Há uma certa rotina no fato do STF (Supremo Tribunal Federal) e seus ministros serem protagonistas em criar incertezas no cenário político. Essa incerteza pode ser fruto de manifestações inusitadas de ministros na mídia, bem como por mudanças, inconsistências e incoerências nas decisões produzidas pelo tribunal; sobretudo a respeito da investigação, processamento e eventual prisão de políticos.
Tudo isso ocorre com implicações diretas para o destino do ex-presidente Lula: geram dúvidas sobre sua liberdade e capacidade de concorrer nas eleições de 2018.
Dessa vez a dúvida se refere ao que pode ou não ser investigado e julgado pela equipe da Lava Jato. A maioria da Segunda Turma do STF enviou parte do conteúdo da delação da Odebrecht que trata do sítio em Atibaia e de um terreno para o Instituto Lula para a Justiça de São Paulo. Com isso, tais casos não poderiam ser mais investigados e julgados pela equipe da Justiça Federal em Curitiba; pelo menos a princípio (já que a decisão declara que pode ser revertida em futuro próximo).
A decisão é antes de mais nada inusitada porque foi tomada depois de a Segunda Turma ter negado esse pedido quatro vezes nesse mesmo processo ao longo do último ano.
Porém a maior surpresa está em como a turma justifica essa decisão. Seguindo o voto de Dias Toffoli, a maioria decidiu que esses casos somente poderiam ser julgados no âmbito da Lava Jato se houvesse prova e demonstração de que a Odebrecht teria sido beneficiada por meio de contratação ilegal com a Petrobras.
Essa justificativa é surpreendente porque amplia as razões da defesa de Lula para alegar a nulidade da sua condenação pelo tríplex no Guarujá. A tese da defesa é, desde sempre, de que não havia prova ou demonstração de que o apartamento tivesse sido uma contraprestação por benefício ligado à influência de Lula sobre a Petrobras. Até então o Supremo chancelava a ideia de que esse tipo de prova não era necessário.
De fato, a condenação do ex-presidente não faz qualquer especificação de vantagem da OAS perante a Petrobras. Bastaria a construção de uma narrativa consistente, ou seja, que se narrasse uma história em que fizesse sentido que o apartamento foi dado por conta de benefício em contratação com a Petrobras. Tanto a sentença do juiz Moro quanto sua confirmação pelo TRF-4 (Tribunal Regional Federal da 4ª Região) partiram dessa premissa.

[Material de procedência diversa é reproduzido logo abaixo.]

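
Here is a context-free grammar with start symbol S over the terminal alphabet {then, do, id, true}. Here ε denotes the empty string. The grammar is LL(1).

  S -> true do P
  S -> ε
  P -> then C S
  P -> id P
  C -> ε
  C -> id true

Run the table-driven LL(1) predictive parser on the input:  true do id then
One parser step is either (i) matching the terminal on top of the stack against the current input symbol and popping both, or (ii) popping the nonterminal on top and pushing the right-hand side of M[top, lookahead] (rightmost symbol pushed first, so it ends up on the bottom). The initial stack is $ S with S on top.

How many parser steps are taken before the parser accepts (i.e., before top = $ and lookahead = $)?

9

     Stack        Input              Action
  1  $ S          true do id then $  expand S -> true do P
  2  $ P do true  true do id then $  match true
  3  $ P do       do id then $       match do
  4  $ P          id then $          expand P -> id P
  5  $ P id       id then $          match id
  6  $ P          then $             expand P -> then C S
  7  $ S C then   then $             match then
  8  $ S C        $                  expand C -> ε
  9  $ S          $                  expand S -> ε
Accept reached after 9 steps.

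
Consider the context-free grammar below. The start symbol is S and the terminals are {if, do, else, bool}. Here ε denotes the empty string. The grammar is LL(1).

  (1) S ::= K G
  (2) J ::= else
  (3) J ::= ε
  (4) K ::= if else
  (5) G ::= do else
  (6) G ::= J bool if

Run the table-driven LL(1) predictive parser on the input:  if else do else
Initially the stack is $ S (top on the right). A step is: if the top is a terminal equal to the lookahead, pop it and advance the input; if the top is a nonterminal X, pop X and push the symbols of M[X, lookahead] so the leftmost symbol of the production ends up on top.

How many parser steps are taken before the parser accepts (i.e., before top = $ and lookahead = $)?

7

step 1: stack=$ S  input=if else do else $  — expand S ::= K G
step 2: stack=$ G K  input=if else do else $  — expand K ::= if else
step 3: stack=$ G else if  input=if else do else $  — match if
step 4: stack=$ G else  input=else do else $  — match else
step 5: stack=$ G  input=do else $  — expand G ::= do else
step 6: stack=$ else do  input=do else $  — match do
step 7: stack=$ else  input=else $  — match else
Accept reached after 7 steps.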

Caso o Supremo aplique o entendimento da maioria da Segunda Turma a um recurso de Lula contra a condenação pelo caso do tríplex, isso poderia levar à anulação do processo, revogando a prisão e os efeitos da Lei da Ficha Limpa, ou seja, como se a condenação nunca tivesse existido.
Porém não há porque pensar que o Supremo aplicaria essa decisão a um recurso do ex-presidente. Hoje é amplamente sabido que os ministros não levam seus próprios precedentes com tanta gravidade e que vigora um comportamento estratégico em sua relação. Isso significa que se o ministro Fachin não quiser ser vencido na Segunda Turma —nesse ou em qualquer outro caso— ele pode simplesmente remeter o processo ao plenário, onde conta com a maioria dos ministros para dar suporte à Lava Jato.
O resumo de todo esse desenrolar é que a decisão pode criar uma grande movimentação, com baixa probabilidade de modificar o cenário posto. Essa é uma história em que não há nada a se comemorar: aumenta-se o desgaste entre os ministros, aumenta-se a percepção da politização do STF e o Judiciário mantém sua intervenção na política com baixa autoridade.